* Continuing yield decline pressures dollar
* Aussie eyes China trade data for relief
* RBA quarterly monetary policy statement also in focus
By Shinichi Saoshiro
TOKYO, Aug 8 (Reuters) - The euro was on the backfoot early on Friday after European Central Bank President Mario Draghi struck a cautious note on the euro zone economy, while lower debt yields pressured the dollar against the yen.
The European Central Bank's decision on Thursday to leave interest rates unchanged on Thursday was not unexpected, but Draghi said the Ukraine crisis threatened the economy and weakened the euro.
The euro traded little changed at $1.3360 after shedding about 0.15 percent overnight. The common currency, which hit a nine-month low of $1.3333 on Wednesday, stands to lose about 0.5 percent on the week.
The dollar eased to 102.05 yen after the benchmark 10-year U.S. Treasury yield declined sharply overnight on concerns over the escalating conflict in Ukraine, and a Russian ban on Western food imports.

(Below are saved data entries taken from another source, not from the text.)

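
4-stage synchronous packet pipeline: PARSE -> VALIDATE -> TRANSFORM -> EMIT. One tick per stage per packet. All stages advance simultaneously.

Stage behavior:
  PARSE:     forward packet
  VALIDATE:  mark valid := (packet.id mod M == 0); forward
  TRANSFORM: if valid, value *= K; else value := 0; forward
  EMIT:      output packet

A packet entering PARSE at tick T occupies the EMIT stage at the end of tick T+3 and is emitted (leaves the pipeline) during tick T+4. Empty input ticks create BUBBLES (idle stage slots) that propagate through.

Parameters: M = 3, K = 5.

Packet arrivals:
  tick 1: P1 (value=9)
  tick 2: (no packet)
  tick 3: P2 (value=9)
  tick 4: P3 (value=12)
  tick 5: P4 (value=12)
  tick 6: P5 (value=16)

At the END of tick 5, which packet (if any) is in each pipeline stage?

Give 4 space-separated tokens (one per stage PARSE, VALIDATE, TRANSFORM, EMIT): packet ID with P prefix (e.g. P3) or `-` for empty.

Answer: P4 P3 P2 -

Derivation:
Tick 1: [PARSE:P1(v=9,ok=F), VALIDATE:-, TRANSFORM:-, EMIT:-] out:-; in:P1
Tick 2: [PARSE:-, VALIDATE:P1(v=9,ok=F), TRANSFORM:-, EMIT:-] out:-; in:-
Tick 3: [PARSE:P2(v=9,ok=F), VALIDATE:-, TRANSFORM:P1(v=0,ok=F), EMIT:-] out:-; in:P2
Tick 4: [PARSE:P3(v=12,ok=F), VALIDATE:P2(v=9,ok=F), TRANSFORM:-, EMIT:P1(v=0,ok=F)] out:-; in:P3
Tick 5: [PARSE:P4(v=12,ok=F), VALIDATE:P3(v=12,ok=T), TRANSFORM:P2(v=0,ok=F), EMIT:-] out:P1(v=0); in:P4
At end of tick 5: ['P4', 'P3', 'P2', '-']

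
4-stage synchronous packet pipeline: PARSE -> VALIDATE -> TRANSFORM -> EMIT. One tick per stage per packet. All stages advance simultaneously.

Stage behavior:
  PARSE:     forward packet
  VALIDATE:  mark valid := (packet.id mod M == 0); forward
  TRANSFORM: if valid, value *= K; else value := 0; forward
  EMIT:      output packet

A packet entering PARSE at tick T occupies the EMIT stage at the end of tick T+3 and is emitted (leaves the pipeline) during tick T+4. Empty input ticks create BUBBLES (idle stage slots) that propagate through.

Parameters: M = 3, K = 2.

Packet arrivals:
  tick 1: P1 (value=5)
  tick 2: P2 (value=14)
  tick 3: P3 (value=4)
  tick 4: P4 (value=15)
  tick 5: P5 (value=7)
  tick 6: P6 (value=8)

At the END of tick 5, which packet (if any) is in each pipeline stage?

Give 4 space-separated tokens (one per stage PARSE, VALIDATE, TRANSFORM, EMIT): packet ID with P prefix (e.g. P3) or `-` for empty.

Answer: P5 P4 P3 P2

Derivation:
Tick 1: [PARSE:P1(v=5,ok=F), VALIDATE:-, TRANSFORM:-, EMIT:-] out:-; in:P1
Tick 2: [PARSE:P2(v=14,ok=F), VALIDATE:P1(v=5,ok=F), TRANSFORM:-, EMIT:-] out:-; in:P2
Tick 3: [PARSE:P3(v=4,ok=F), VALIDATE:P2(v=14,ok=F), TRANSFORM:P1(v=0,ok=F), EMIT:-] out:-; in:P3
Tick 4: [PARSE:P4(v=15,ok=F), VALIDATE:P3(v=4,ok=T), TRANSFORM:P2(v=0,ok=F), EMIT:P1(v=0,ok=F)] out:-; in:P4
Tick 5: [PARSE:P5(v=7,ok=F), VALIDATE:P4(v=15,ok=F), TRANSFORM:P3(v=8,ok=T), EMIT:P2(v=0,ok=F)] out:P1(v=0); in:P5
At end of tick 5: ['P5', 'P4', 'P3', 'P2']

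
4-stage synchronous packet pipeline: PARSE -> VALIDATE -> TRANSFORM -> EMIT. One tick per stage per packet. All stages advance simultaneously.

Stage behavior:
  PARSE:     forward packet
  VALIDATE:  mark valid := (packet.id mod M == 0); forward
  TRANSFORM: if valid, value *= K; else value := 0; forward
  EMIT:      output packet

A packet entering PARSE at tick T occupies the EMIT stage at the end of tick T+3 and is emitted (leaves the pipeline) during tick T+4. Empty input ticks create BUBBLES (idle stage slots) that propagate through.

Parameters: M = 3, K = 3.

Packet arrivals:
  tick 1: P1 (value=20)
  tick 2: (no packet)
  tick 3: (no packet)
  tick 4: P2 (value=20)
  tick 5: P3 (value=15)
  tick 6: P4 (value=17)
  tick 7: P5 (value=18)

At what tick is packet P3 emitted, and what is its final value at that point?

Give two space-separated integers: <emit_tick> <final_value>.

Tick 1: [PARSE:P1(v=20,ok=F), VALIDATE:-, TRANSFORM:-, EMIT:-] out:-; in:P1
Tick 2: [PARSE:-, VALIDATE:P1(v=20,ok=F), TRANSFORM:-, EMIT:-] out:-; in:-
Tick 3: [PARSE:-, VALIDATE:-, TRANSFORM:P1(v=0,ok=F), EMIT:-] out:-; in:-
Tick 4: [PARSE:P2(v=20,ok=F), VALIDATE:-, TRANSFORM:-, EMIT:P1(v=0,ok=F)] out:-; in:P2
Tick 5: [PARSE:P3(v=15,ok=F), VALIDATE:P2(v=20,ok=F), TRANSFORM:-, EMIT:-] out:P1(v=0); in:P3
Tick 6: [PARSE:P4(v=17,ok=F), VALIDATE:P3(v=15,ok=T), TRANSFORM:P2(v=0,ok=F), EMIT:-] out:-; in:P4
Tick 7: [PARSE:P5(v=18,ok=F), VALIDATE:P4(v=17,ok=F), TRANSFORM:P3(v=45,ok=T), EMIT:P2(v=0,ok=F)] out:-; in:P5
Tick 8: [PARSE:-, VALIDATE:P5(v=18,ok=F), TRANSFORM:P4(v=0,ok=F), EMIT:P3(v=45,ok=T)] out:P2(v=0); in:-
Tick 9: [PARSE:-, VALIDATE:-, TRANSFORM:P5(v=0,ok=F), EMIT:P4(v=0,ok=F)] out:P3(v=45); in:-
Tick 10: [PARSE:-, VALIDATE:-, TRANSFORM:-, EMIT:P5(v=0,ok=F)] out:P4(v=0); in:-
Tick 11: [PARSE:-, VALIDATE:-, TRANSFORM:-, EMIT:-] out:P5(v=0); in:-
P3: arrives tick 5, valid=True (id=3, id%3=0), emit tick 9, final value 45

Answer: 9 45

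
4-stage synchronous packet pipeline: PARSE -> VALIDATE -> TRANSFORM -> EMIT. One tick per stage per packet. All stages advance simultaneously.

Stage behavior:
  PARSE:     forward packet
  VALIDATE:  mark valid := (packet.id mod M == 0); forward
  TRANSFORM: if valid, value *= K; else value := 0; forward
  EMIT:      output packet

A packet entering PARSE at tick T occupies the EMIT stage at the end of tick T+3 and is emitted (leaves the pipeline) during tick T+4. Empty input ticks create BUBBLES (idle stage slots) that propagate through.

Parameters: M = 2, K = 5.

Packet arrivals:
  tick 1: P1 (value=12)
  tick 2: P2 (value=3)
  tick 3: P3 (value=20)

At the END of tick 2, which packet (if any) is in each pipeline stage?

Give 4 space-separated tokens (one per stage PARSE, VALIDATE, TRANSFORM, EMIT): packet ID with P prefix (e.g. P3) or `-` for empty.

Answer: P2 P1 - -

Derivation:
Tick 1: [PARSE:P1(v=12,ok=F), VALIDATE:-, TRANSFORM:-, EMIT:-] out:-; in:P1
Tick 2: [PARSE:P2(v=3,ok=F), VALIDATE:P1(v=12,ok=F), TRANSFORM:-, EMIT:-] out:-; in:P2
At end of tick 2: ['P2', 'P1', '-', '-']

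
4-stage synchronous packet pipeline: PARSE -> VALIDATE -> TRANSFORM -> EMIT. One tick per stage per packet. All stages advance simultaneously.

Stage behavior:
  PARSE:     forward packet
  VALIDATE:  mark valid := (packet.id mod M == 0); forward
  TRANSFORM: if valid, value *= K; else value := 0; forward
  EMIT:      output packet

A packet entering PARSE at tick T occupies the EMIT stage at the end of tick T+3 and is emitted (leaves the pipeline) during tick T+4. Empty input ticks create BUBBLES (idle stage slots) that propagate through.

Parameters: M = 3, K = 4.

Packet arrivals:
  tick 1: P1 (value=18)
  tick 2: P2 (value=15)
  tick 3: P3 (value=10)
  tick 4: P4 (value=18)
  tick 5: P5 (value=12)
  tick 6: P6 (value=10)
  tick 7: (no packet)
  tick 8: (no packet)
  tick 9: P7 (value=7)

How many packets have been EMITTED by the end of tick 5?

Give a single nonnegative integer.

Tick 1: [PARSE:P1(v=18,ok=F), VALIDATE:-, TRANSFORM:-, EMIT:-] out:-; in:P1
Tick 2: [PARSE:P2(v=15,ok=F), VALIDATE:P1(v=18,ok=F), TRANSFORM:-, EMIT:-] out:-; in:P2
Tick 3: [PARSE:P3(v=10,ok=F), VALIDATE:P2(v=15,ok=F), TRANSFORM:P1(v=0,ok=F), EMIT:-] out:-; in:P3
Tick 4: [PARSE:P4(v=18,ok=F), VALIDATE:P3(v=10,ok=T), TRANSFORM:P2(v=0,ok=F), EMIT:P1(v=0,ok=F)] out:-; in:P4
Tick 5: [PARSE:P5(v=12,ok=F), VALIDATE:P4(v=18,ok=F), TRANSFORM:P3(v=40,ok=T), EMIT:P2(v=0,ok=F)] out:P1(v=0); in:P5
Emitted by tick 5: ['P1']

Answer: 1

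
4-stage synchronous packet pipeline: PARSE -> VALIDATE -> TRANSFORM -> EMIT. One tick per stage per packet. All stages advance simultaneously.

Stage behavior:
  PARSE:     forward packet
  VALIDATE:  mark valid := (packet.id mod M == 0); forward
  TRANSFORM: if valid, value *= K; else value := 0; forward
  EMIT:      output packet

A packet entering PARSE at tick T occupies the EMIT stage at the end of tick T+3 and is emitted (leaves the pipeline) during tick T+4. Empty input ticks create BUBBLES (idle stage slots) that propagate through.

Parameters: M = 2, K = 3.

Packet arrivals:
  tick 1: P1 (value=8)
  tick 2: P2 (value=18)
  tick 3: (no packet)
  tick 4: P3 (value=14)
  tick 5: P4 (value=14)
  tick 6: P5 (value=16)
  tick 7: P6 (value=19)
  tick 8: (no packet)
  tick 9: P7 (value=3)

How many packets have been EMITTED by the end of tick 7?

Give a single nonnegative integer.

Tick 1: [PARSE:P1(v=8,ok=F), VALIDATE:-, TRANSFORM:-, EMIT:-] out:-; in:P1
Tick 2: [PARSE:P2(v=18,ok=F), VALIDATE:P1(v=8,ok=F), TRANSFORM:-, EMIT:-] out:-; in:P2
Tick 3: [PARSE:-, VALIDATE:P2(v=18,ok=T), TRANSFORM:P1(v=0,ok=F), EMIT:-] out:-; in:-
Tick 4: [PARSE:P3(v=14,ok=F), VALIDATE:-, TRANSFORM:P2(v=54,ok=T), EMIT:P1(v=0,ok=F)] out:-; in:P3
Tick 5: [PARSE:P4(v=14,ok=F), VALIDATE:P3(v=14,ok=F), TRANSFORM:-, EMIT:P2(v=54,ok=T)] out:P1(v=0); in:P4
Tick 6: [PARSE:P5(v=16,ok=F), VALIDATE:P4(v=14,ok=T), TRANSFORM:P3(v=0,ok=F), EMIT:-] out:P2(v=54); in:P5
Tick 7: [PARSE:P6(v=19,ok=F), VALIDATE:P5(v=16,ok=F), TRANSFORM:P4(v=42,ok=T), EMIT:P3(v=0,ok=F)] out:-; in:P6
Emitted by tick 7: ['P1', 'P2']

Answer: 2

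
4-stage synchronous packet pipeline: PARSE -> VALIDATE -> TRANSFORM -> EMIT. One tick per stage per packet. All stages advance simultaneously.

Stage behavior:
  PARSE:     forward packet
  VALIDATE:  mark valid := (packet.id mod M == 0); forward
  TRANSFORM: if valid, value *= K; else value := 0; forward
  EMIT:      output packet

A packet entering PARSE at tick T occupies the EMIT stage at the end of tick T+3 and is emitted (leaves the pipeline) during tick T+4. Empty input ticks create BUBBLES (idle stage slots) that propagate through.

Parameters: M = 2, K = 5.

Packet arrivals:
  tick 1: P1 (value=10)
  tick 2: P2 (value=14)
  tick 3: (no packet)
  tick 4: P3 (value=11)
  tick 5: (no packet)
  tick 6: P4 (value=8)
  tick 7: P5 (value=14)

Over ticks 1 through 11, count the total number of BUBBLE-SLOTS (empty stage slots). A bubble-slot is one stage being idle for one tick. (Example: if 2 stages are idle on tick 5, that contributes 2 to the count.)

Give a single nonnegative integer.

Tick 1: [PARSE:P1(v=10,ok=F), VALIDATE:-, TRANSFORM:-, EMIT:-] out:-; bubbles=3
Tick 2: [PARSE:P2(v=14,ok=F), VALIDATE:P1(v=10,ok=F), TRANSFORM:-, EMIT:-] out:-; bubbles=2
Tick 3: [PARSE:-, VALIDATE:P2(v=14,ok=T), TRANSFORM:P1(v=0,ok=F), EMIT:-] out:-; bubbles=2
Tick 4: [PARSE:P3(v=11,ok=F), VALIDATE:-, TRANSFORM:P2(v=70,ok=T), EMIT:P1(v=0,ok=F)] out:-; bubbles=1
Tick 5: [PARSE:-, VALIDATE:P3(v=11,ok=F), TRANSFORM:-, EMIT:P2(v=70,ok=T)] out:P1(v=0); bubbles=2
Tick 6: [PARSE:P4(v=8,ok=F), VALIDATE:-, TRANSFORM:P3(v=0,ok=F), EMIT:-] out:P2(v=70); bubbles=2
Tick 7: [PARSE:P5(v=14,ok=F), VALIDATE:P4(v=8,ok=T), TRANSFORM:-, EMIT:P3(v=0,ok=F)] out:-; bubbles=1
Tick 8: [PARSE:-, VALIDATE:P5(v=14,ok=F), TRANSFORM:P4(v=40,ok=T), EMIT:-] out:P3(v=0); bubbles=2
Tick 9: [PARSE:-, VALIDATE:-, TRANSFORM:P5(v=0,ok=F), EMIT:P4(v=40,ok=T)] out:-; bubbles=2
Tick 10: [PARSE:-, VALIDATE:-, TRANSFORM:-, EMIT:P5(v=0,ok=F)] out:P4(v=40); bubbles=3
Tick 11: [PARSE:-, VALIDATE:-, TRANSFORM:-, EMIT:-] out:P5(v=0); bubbles=4
Total bubble-slots: 24

Answer: 24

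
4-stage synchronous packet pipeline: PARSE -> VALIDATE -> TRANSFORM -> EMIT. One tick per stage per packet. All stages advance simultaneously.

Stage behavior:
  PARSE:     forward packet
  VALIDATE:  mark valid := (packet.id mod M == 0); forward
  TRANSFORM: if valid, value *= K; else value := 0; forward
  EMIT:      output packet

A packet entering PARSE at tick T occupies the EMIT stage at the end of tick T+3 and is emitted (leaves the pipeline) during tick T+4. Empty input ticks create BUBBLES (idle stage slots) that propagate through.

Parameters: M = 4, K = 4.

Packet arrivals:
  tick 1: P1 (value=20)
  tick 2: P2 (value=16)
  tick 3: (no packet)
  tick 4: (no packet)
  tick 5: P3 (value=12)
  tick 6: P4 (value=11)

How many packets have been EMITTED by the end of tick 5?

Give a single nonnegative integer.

Answer: 1

Derivation:
Tick 1: [PARSE:P1(v=20,ok=F), VALIDATE:-, TRANSFORM:-, EMIT:-] out:-; in:P1
Tick 2: [PARSE:P2(v=16,ok=F), VALIDATE:P1(v=20,ok=F), TRANSFORM:-, EMIT:-] out:-; in:P2
Tick 3: [PARSE:-, VALIDATE:P2(v=16,ok=F), TRANSFORM:P1(v=0,ok=F), EMIT:-] out:-; in:-
Tick 4: [PARSE:-, VALIDATE:-, TRANSFORM:P2(v=0,ok=F), EMIT:P1(v=0,ok=F)] out:-; in:-
Tick 5: [PARSE:P3(v=12,ok=F), VALIDATE:-, TRANSFORM:-, EMIT:P2(v=0,ok=F)] out:P1(v=0); in:P3
Emitted by tick 5: ['P1']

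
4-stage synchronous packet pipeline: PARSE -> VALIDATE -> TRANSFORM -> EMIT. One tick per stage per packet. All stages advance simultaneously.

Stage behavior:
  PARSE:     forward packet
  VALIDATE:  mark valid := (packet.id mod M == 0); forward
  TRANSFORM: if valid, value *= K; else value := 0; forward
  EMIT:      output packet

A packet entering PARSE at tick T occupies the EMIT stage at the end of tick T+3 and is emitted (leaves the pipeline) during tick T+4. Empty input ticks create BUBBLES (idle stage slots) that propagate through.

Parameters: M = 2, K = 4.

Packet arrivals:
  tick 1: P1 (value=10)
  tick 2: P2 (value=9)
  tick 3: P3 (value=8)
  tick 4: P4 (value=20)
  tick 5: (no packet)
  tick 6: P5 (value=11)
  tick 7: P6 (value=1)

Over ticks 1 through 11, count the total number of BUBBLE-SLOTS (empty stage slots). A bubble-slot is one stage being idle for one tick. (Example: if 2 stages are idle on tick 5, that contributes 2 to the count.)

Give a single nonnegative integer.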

The greenback had risen as high as 102.46 on Thursday on news that Japan's public pension fund plans to increase asset allocations to the domestic stock market.
"Broadly speaking dollar/yen is still in a range centred around 102. But it failed to establish a foothold above 103 last week after the weaker-than-expected U.S. non-farm payrolls," said Masafumi Yamamoto, market strategist at Praevidentia Strategy in Tokyo.
"With the economic impact of the Ukrainian conflict now drawing more attention and Treasury yields declining, downward bias for the dollar is building," he said.
Traders are also watching out for the outcome of the Bank of Japan's monetary policy meeting later in the day for any cues.
While the BOJ is expected to stand pat on policy, a weaker assessment of the economy by policymakers could stoke expectations of further monetary easing and dent the yen.
The Australian dollar, which tumbled on Thursday after data showed a surprising jump in the domestic unemployment rate, is likely to look to Chinese trade data due at 0200 GMT for some relief.
A strong rise in exports from the world's second-biggest economy - Australia's major export market - should support the Aussie.
The market will also pay attention to the Reserve Bank of Australia's quarterly statement on monetary policy at 0130 GMT for the central bank's views on inflation and growth views.